Apesar de ter se tornado uma verdadeira cidade, Wünsdorf preservou durante esse período seu passado militar. Ao abrigar o Comando Superior das Forças Soviéticas na Alemanha, também teve um importante papel na preparação de um plano operacional, caso a tensão da Guerra Fria passe às vias de fato, lembrou Gunold.

Mas essa bomba-relógio nunca chegou a explodir e toda a preparação se revelou desnecessária. Com a queda da União Soviética e o fim da Guerra Fria, os soviéticos que moravam em Wünsdorf tiveram que deixar a cidade e voltar para sua terra natal.

E assim a "Pequena Moscou" tornou-se uma cidade fantasma da noite para o dia.

"Tudo aconteceu muito rápido. Os habitantes de Wünsdorf formam notificados que tinha que voltar para a Rússia imediatamente e muitos deixaram quase tudo que tinham para trás", contou Naumann, que atualmente é o responsável pela segurança das ruínas da "Casa dos Oficiais".

Proibida

Com a retirada, a região de Wünsdorf voltou a pertencer ao governo do Estado de Brandenburgo e grandes planos foram feitos para os prédios abandonados. Foi nesta época também que ela ganhou o apelido de "Cidade Proibida", devido às restrições de acesso impostas pelo Exército Vermelho, que imperaram durante 40 anos no local.

Depois de perder todos os seus habitantes duas vezes em pouco menos um século, o distrito tenta agora deixar para trás seu passado militar e atrair moradores da capital alemã que desejam viver perto da natureza ou fugir de aluguéis elevados.

Hoje, 6,5 mil pessoas vivem na região. Algumas nas antigas casernas reformadas, outras em casas novas que surgiram em terrenos vazios.

Os planos iniciais do governo previam atrair 10 mil novos moradores para a antiga cidade, que acabou virando um distrito do município de Zossen.

O governo ainda busca investidores para reformar antigos prédios militares, a maioria construída na década de 1910, e a "Casa dos Oficiais", que é protegida pelo patrimônio histórico.

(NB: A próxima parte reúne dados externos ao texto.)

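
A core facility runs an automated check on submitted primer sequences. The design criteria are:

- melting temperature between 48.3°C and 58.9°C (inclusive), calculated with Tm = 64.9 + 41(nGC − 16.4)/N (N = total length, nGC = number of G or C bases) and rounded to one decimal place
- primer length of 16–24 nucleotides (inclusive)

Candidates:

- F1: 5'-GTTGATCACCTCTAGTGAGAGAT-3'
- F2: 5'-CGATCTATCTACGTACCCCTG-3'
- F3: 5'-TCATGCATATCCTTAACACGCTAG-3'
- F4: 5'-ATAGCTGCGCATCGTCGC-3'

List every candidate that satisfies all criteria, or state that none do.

F1 (23 nt, A=6 T=7 G=6 C=4): Tm = 64.9 + 41·(10 − 16.4)/23 = 53.5°C ✓; length 23 ✓ — passes.
F2 (21 nt, A=4 T=6 G=3 C=8): Tm = 64.9 + 41·(11 − 16.4)/21 = 54.4°C ✓; length 21 ✓ — passes.
F3 (24 nt, A=7 T=7 G=3 C=7): Tm = 64.9 + 41·(10 − 16.4)/24 = 54.0°C ✓; length 24 ✓ — passes.
F4 (18 nt, A=3 T=4 G=5 C=6): Tm = 64.9 + 41·(11 − 16.4)/18 = 52.6°C ✓; length 18 ✓ — passes.

F1, F2, F3 and F4.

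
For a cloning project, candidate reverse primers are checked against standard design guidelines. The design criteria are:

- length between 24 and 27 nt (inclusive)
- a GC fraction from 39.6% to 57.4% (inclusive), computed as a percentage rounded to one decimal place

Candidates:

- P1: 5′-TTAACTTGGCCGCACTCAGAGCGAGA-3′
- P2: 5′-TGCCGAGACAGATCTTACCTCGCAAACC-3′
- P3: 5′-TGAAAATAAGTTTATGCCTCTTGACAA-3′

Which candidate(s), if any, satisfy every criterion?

P1 (26 nt, A=7 T=5 G=7 C=7): length 26 ✓; GC 14/26 = 53.8% ✓ — passes.
P2 (28 nt, A=8 T=5 G=5 C=10): length 28, outside 24–27 ✗; GC 15/28 = 53.6% ✓ — fails.
P3 (27 nt, A=10 T=9 G=4 C=4): length 27 ✓; GC 8/27 = 29.6%, outside 39.6–57.4% ✗ — fails.

P1 only.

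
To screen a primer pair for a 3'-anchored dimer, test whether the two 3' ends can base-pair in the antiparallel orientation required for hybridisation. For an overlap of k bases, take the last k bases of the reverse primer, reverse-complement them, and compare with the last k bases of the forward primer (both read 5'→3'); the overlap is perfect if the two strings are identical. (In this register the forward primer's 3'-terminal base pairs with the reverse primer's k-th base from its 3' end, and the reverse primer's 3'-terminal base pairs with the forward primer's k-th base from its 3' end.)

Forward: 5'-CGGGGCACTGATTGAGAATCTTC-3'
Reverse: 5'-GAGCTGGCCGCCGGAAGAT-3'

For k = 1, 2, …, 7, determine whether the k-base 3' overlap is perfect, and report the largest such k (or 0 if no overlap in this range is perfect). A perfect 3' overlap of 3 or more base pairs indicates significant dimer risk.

Longest perfect overlap: 6 complementary base pairs; significant dimer risk (threshold 3).

Last 7 bases (5'→3') — forward …AATCTTC, reverse …GGAAGAT.
Reverse complement of the reverse primer's last 7 bases: ATCTTCC; its first k bases are the reverse complement of the reverse primer's last k bases, so a perfect k-base overlap needs the forward primer's last k bases to equal them.
Comparing (forward last k vs required): k=1: C vs A ✗; k=2: TC vs AT ✗; k=3: TTC vs ATC ✗; k=4: CTTC vs ATCT ✗; k=5: TCTTC vs ATCTT ✗; k=6: ATCTTC vs ATCTTC ✓; k=7: AATCTTC vs ATCTTCC ✗.
Only k = 6 is perfect, so the longest perfect 3' overlap is 6.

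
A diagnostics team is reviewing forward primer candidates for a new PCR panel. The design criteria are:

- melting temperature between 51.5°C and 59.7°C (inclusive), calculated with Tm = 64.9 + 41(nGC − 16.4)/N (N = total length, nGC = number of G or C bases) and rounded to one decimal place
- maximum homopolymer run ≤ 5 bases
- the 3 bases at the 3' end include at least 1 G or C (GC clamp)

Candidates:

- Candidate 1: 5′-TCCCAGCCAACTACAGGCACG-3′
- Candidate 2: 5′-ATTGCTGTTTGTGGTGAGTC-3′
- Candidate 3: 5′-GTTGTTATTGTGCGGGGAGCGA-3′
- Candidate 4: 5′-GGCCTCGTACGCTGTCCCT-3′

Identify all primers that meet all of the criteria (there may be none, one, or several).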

Em 2015, no auge da crise dos refugiados, algumas casernas foram reformadas e transformadas num abrigo que recebeu cerca de mil requerentes de asilo.

Mas, segundo Naumann, nem todos gostaram da nova vizinhança. Um grupo de interessados em adquirir um antigo prédio administrativo, localizado ao lado do abrigo, e transformá-los em apartamentos habitacionais acabou desistindo do negócio.